The Clue board game is once again getting adapted for the screen, with both a feature-film reboot and TV series adaptation in the works. Sony’s TriStar Pictures and Hasbro Entertainment will be uniting to make the new Clue reboot film, headed by TriStar’s Nicole Brown and Katherine Pope, and Hasbro’s Zev Foreman and Gabriel Marano. Now, a new report is stating that Barbarian director Zach Cregger is in talks to direct the Clue reboot.
This report comes from journalist Jeff Sneider, who had the following details to share:
I hear that Cregger is in talks to direct the Clue movie for Sony’s TriStar Pictures label, which landed the film and TV rights to the classic Hasbro board game back in April (along with Sony Pictures Television).
I’m told that Shay Hatten will write the script, having previously written John Wick: Chapter 3 – Parabellum and Chapter 4 as well as Zack Snyder’s Rebel Moon movies and the director’s zombie film Army of the Dead.

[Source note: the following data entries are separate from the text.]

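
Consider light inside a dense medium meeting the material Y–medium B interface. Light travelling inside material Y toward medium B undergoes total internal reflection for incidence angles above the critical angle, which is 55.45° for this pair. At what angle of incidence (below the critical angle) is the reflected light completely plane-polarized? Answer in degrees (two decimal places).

n₂/n₁ = sin θ_c = sin 55.45° = 0.8236.
tan θ_B equals the same ratio, so θ_B = arctan(0.8236) = 39.48°.

θ_B ≈ 39.48°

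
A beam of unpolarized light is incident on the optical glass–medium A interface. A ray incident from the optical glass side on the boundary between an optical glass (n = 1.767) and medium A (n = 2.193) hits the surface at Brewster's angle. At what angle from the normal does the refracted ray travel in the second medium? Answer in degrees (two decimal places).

θ_t ≈ 38.86°

First find Brewster's angle: tan θ_B = 2.193/1.767 = 1.2411, giving θ_B = 51.14°.
At Brewster's angle the reflected and refracted rays are perpendicular, so θ_t = 90° − θ_B = 90° − 51.14° = 38.86°.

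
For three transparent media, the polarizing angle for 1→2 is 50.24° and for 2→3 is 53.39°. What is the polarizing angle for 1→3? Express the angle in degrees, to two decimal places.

tan θ_B(1→2) = n₂/n₁ = tan 50.24° = 1.2019.
tan θ_B(2→3) = n₃/n₂ = tan 53.39° = 1.3460.
So n₃/n₁ = (n₂/n₁)(n₃/n₂) = 1.2019 × 1.3460 = 1.6178.
θ_B(1→3) = arctan(1.6178) = 58.28°.

θ_B ≈ 58.28°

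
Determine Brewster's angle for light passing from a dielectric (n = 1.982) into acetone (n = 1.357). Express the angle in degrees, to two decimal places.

θ_B ≈ 34.40°

The reflected p-component vanishes when tan θ_B = n₂/n₁.
Brewster's condition: tan θ_B = n₂/n₁ = 1.357/1.982 = 0.6847.
θ_B = arctan(0.6847) = 34.40°.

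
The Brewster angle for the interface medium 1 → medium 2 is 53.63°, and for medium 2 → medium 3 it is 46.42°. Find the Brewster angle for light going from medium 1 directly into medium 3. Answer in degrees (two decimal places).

θ_B ≈ 54.98°

n₂/n₁ = tan 53.63° = 1.3579 and n₃/n₂ = tan 46.42° = 1.0508.
Multiplying, n₃/n₁ = 1.3579 × 1.0508 = 1.4269, and θ_B(1→3) = arctan 1.4269 = 54.98°.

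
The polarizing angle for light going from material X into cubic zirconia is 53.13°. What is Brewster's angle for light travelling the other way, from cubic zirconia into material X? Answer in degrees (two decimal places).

Reversing the direction swaps n₁ and n₂, so tan θ_B' = 1/tan θ_B and θ_B' = 90° − θ_B.
Hence θ_B' = 90° − 53.13° = 36.87°.

θ_B' ≈ 36.87°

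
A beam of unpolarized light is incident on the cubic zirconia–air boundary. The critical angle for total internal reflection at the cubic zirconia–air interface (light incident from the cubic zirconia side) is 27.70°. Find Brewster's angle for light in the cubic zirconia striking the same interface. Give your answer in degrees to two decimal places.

θ_B ≈ 24.93°

sin θ_c = n₂/n₁, so n₂/n₁ = sin 27.70° = 0.4648.
Brewster: tan θ_B = n₂/n₁ = 0.4648.
θ_B = arctan(0.4648) = 24.93°.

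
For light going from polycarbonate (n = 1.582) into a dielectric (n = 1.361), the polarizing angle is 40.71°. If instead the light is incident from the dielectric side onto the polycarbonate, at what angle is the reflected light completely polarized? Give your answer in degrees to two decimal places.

θ_B' ≈ 49.29°

The two Brewster angles are complementary: θ_B' = 90° − θ_B = 90° − 40.71° = 49.29°.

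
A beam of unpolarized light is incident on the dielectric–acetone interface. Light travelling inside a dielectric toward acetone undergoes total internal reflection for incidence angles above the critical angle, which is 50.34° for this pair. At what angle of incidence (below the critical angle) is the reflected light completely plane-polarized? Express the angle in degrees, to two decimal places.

θ_B ≈ 37.59°

sin θ_c = n₂/n₁, so n₂/n₁ = sin 50.34° = 0.7698.
Brewster: tan θ_B = n₂/n₁ = 0.7698.
θ_B = arctan(0.7698) = 37.59°.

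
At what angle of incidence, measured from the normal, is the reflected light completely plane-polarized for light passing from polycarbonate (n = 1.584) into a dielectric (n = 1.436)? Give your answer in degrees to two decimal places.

θ_B ≈ 42.19°

tan θ_B = n₂/n₁ = 1.436/1.584 = 0.9066. Taking the arctangent, θ_B = 42.19°.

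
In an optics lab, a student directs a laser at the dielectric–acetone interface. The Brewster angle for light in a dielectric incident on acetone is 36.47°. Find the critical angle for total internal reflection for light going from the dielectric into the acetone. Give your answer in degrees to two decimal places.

n₂/n₁ = tan 36.47° = 0.7392; the critical angle satisfies sin θ_c = n₂/n₁.
θ_c = arcsin(0.7392) = 47.66°.

θ_c ≈ 47.66°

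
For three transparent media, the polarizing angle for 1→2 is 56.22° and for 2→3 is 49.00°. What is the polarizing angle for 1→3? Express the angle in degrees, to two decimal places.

Each Brewster angle gives a ratio: n₂/n₁ = tan 56.22° = 1.4949, n₃/n₂ = tan 49.00° = 1.1504.
So n₃/n₁ = (n₂/n₁)(n₃/n₂) = 1.4949 × 1.1504 = 1.7197.
θ_B(1→3) = arctan(1.7197) = 59.82°.

θ_B ≈ 59.82°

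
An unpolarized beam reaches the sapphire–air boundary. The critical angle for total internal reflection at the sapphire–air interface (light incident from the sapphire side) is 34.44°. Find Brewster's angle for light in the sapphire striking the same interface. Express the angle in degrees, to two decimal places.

n₂/n₁ = sin θ_c = sin 34.44° = 0.5655.
tan θ_B equals the same ratio, so θ_B = arctan(0.5655) = 29.49°.

θ_B ≈ 29.49°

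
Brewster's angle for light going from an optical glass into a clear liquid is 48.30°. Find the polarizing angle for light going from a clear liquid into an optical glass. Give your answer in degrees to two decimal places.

Reversing the direction swaps n₁ and n₂, so tan θ_B' = 1/tan θ_B and θ_B' = 90° − θ_B.
Hence θ_B' = 90° − 48.30° = 41.70°.

θ_B' ≈ 41.70°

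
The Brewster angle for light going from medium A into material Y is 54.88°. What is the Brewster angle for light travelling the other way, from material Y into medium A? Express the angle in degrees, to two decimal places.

θ_B' ≈ 35.12°

Reversing the direction swaps n₁ and n₂, so tan θ_B' = 1/tan θ_B and θ_B' = 90° − θ_B.
Hence θ_B' = 90° − 54.88° = 35.12°.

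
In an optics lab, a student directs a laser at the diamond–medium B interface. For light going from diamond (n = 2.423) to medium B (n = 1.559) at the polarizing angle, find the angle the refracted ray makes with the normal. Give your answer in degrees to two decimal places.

θ_t ≈ 57.24°

First find Brewster's angle: tan θ_B = 1.559/2.423 = 0.6434, giving θ_B = 32.76°.
At Brewster's angle the reflected and refracted rays are perpendicular, so θ_t = 90° − θ_B = 90° − 32.76° = 57.24°.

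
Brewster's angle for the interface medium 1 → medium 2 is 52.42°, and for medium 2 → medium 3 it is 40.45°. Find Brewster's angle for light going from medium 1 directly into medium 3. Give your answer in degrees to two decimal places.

θ_B ≈ 47.93°

Each Brewster angle gives a ratio: n₂/n₁ = tan 52.42° = 1.2995, n₃/n₂ = tan 40.45° = 0.8526.
So n₃/n₁ = (n₂/n₁)(n₃/n₂) = 1.2995 × 0.8526 = 1.1079.
θ_B(1→3) = arctan(1.1079) = 47.93°.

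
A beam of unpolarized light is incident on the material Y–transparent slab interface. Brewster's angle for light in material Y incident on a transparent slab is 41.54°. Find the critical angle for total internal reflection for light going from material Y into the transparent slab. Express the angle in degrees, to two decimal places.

θ_c ≈ 62.37°

From Brewster, n₂/n₁ = tan θ_B = tan 41.54° = 0.8860.
Then sin θ_c = n₂/n₁ = 0.8860, so θ_c = arcsin 0.8860 = 62.37°.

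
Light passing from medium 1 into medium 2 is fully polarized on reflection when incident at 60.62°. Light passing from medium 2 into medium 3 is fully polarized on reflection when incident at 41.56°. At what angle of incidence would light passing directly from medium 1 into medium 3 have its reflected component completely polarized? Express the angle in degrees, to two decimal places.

Each Brewster angle gives a ratio: n₂/n₁ = tan 60.62° = 1.7762, n₃/n₂ = tan 41.56° = 0.8866.
n₃/n₁ = 1.5747. Then tan θ_B(1→3) = n₃/n₁, so θ_B(1→3) = arctan(1.5747) = 57.58°.

θ_B ≈ 57.58°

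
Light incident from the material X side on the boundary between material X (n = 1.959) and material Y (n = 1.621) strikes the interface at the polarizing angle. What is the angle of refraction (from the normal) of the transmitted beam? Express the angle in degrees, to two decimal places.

θ_B = arctan(n₂/n₁) = arctan(1.621/1.959) = 39.61°.
The refracted ray is perpendicular to the reflected ray, so θ_t = 90° − θ_B = 50.39°.

θ_t ≈ 50.39°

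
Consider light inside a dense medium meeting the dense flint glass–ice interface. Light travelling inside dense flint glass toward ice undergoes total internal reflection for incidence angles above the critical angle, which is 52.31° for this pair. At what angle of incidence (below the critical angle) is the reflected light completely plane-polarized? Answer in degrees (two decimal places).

θ_B ≈ 38.36°

At the critical angle sin θ_c = n₂/n₁, giving n₂/n₁ = sin 52.31° = 0.7913.
Then tan θ_B = n₂/n₁ = 0.7913, so θ_B = arctan 0.7913 = 38.36°.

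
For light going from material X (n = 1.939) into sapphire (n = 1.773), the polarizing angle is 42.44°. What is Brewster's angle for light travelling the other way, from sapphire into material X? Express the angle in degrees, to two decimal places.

θ_B' ≈ 47.56°

The two Brewster angles are complementary: θ_B' = 90° − θ_B = 90° − 42.44° = 47.56°.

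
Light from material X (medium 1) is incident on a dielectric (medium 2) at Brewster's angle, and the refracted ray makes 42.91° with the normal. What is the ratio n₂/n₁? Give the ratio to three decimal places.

n₂/n₁ ≈ 1.076

At Brewster incidence θ_B = 90° − θ_t = 90° − 42.91° = 47.09°.
tan θ_B = n₂/n₁, so n₂/n₁ = tan 47.09° = 1.076.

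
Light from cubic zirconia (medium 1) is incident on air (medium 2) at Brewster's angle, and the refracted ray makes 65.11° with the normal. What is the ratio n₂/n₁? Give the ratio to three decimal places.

n₂/n₁ ≈ 0.464

At Brewster incidence θ_B = 90° − θ_t = 90° − 65.11° = 24.89°.
Then n₂/n₁ = tan θ_B = tan 24.89° = 0.464.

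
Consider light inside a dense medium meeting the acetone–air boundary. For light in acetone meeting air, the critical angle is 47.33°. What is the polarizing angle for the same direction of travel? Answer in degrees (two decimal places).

θ_B ≈ 36.33°

At the critical angle sin θ_c = n₂/n₁, giving n₂/n₁ = sin 47.33° = 0.7353.
Then tan θ_B = n₂/n₁ = 0.7353, so θ_B = arctan 0.7353 = 36.33°.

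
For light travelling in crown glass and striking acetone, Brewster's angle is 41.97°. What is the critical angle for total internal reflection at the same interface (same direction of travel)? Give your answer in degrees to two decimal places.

n₂/n₁ = tan 41.97° = 0.8995; the critical angle satisfies sin θ_c = n₂/n₁.
θ_c = arcsin(0.8995) = 64.09°.

θ_c ≈ 64.09°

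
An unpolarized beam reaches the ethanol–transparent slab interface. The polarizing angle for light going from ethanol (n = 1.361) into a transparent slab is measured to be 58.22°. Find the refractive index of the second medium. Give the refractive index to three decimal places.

Full polarization of the reflected beam means tan θ_B = n₂/n₁, where n₁ is the incident medium (ethanol).
n₂ = n₁ tan θ_B = 1.361 × tan 58.22° = 2.197.

n ≈ 2.197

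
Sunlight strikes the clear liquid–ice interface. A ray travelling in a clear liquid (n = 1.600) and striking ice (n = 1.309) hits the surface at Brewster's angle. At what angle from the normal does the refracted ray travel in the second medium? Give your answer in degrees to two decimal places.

First find Brewster's angle: tan θ_B = 1.309/1.600 = 0.8181, giving θ_B = 39.29°.
At Brewster's angle the reflected and refracted rays are perpendicular, so θ_t = 90° − θ_B = 90° − 39.29° = 50.71°.

θ_t ≈ 50.71°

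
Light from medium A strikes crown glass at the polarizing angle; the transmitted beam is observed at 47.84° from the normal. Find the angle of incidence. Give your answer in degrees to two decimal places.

At Brewster's angle the reflected and refracted rays are perpendicular, so θ_B + θ_t = 90°.
θ_B = 90° − 47.84° = 42.16°.

θ_B ≈ 42.16°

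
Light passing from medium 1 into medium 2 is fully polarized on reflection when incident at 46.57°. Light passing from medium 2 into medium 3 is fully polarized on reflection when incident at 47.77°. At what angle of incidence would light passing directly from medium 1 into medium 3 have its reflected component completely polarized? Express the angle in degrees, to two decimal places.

Each Brewster angle gives a ratio: n₂/n₁ = tan 46.57° = 1.0564, n₃/n₂ = tan 47.77° = 1.1017.
So n₃/n₁ = (n₂/n₁)(n₃/n₂) = 1.0564 × 1.1017 = 1.1638.
θ_B(1→3) = arctan(1.1638) = 49.33°.

θ_B ≈ 49.33°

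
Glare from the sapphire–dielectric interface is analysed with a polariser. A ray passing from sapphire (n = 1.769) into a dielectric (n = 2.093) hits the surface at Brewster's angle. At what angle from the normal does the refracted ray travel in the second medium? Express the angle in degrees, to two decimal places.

θ_t ≈ 40.20°

tan θ_B = n₂/n₁ = 2.093/1.769 = 1.1832, so θ_B = 49.80°.
The refracted ray is perpendicular to the reflected ray, so θ_t = 90° − θ_B = 40.20°.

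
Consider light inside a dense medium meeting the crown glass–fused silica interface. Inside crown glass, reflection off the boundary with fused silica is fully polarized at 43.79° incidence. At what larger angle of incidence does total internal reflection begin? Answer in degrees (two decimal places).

From Brewster, n₂/n₁ = tan θ_B = tan 43.79° = 0.9586.
Then sin θ_c = n₂/n₁ = 0.9586, so θ_c = arcsin 0.9586 = 73.46°.

θ_c ≈ 73.46°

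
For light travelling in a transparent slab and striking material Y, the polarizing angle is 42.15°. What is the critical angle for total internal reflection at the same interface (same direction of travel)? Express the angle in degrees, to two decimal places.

θ_c ≈ 64.84°

From Brewster, n₂/n₁ = tan θ_B = tan 42.15° = 0.9052.
Then sin θ_c = n₂/n₁ = 0.9052, so θ_c = arcsin 0.9052 = 64.84°.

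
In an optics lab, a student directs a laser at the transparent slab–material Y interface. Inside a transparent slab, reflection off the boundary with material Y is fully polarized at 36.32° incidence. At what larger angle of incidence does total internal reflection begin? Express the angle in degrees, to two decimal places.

θ_c ≈ 47.32°

From Brewster, n₂/n₁ = tan θ_B = tan 36.32° = 0.7351.
Then sin θ_c = n₂/n₁ = 0.7351, so θ_c = arcsin 0.7351 = 47.32°.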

Clue has been been a strange property to turn into a multimedia success. The board game has stayed relevant since it was first designed and released for causal gamers in the 1940s. The 1985 Clue movie adaptation from writer/director Jonathan Lynn was a box office disappointment (earning $14.6 million on a budget of $15 million); however, Clue (1985) road a wave of home video releases and premium cable syndication to becoming a cult-classic breakout hit.
The biggest mystery in the Clue franchise may be why it’s taken so long for a reboot to actually happen. Some of Hollywood’s biggest talents and/or studios have tried – to no avail. Pirates of the Caribbean director Gore Verbinski struck out with a Universal reboot in the 2000s; even the red-hot Deadpool team of Ryan Reynolds and writers Rhett Reese and Paul Wernick couldn’t pull off their Clue reboot, which was in development during the late 2010s. Zach Cregger has become a breakout talent since Barbarian (2022) rode a $4 million budget and word-of-mouth as its only marketing to a $45 million box office, followed by massive cult-hit response when the film hit streaming and premium cable. Cregger’s been in high demand ever since, with his next project, Weapons, already having put together an A-list cast.
“Sony is the perfect partner to adapt a property as culturally impactful and mystery-defining as Clue,’ Zev Foreman and Gabriel Marano, heads of film and television for Hasbro said in a statement (via The Wrap). “Nicole Brown, Katherine Pope and their teams are tremendous creative collaborators and ideal partners to help us figure out after 75 years if it was Colonel Mustard in the conservatory with the candlestick.”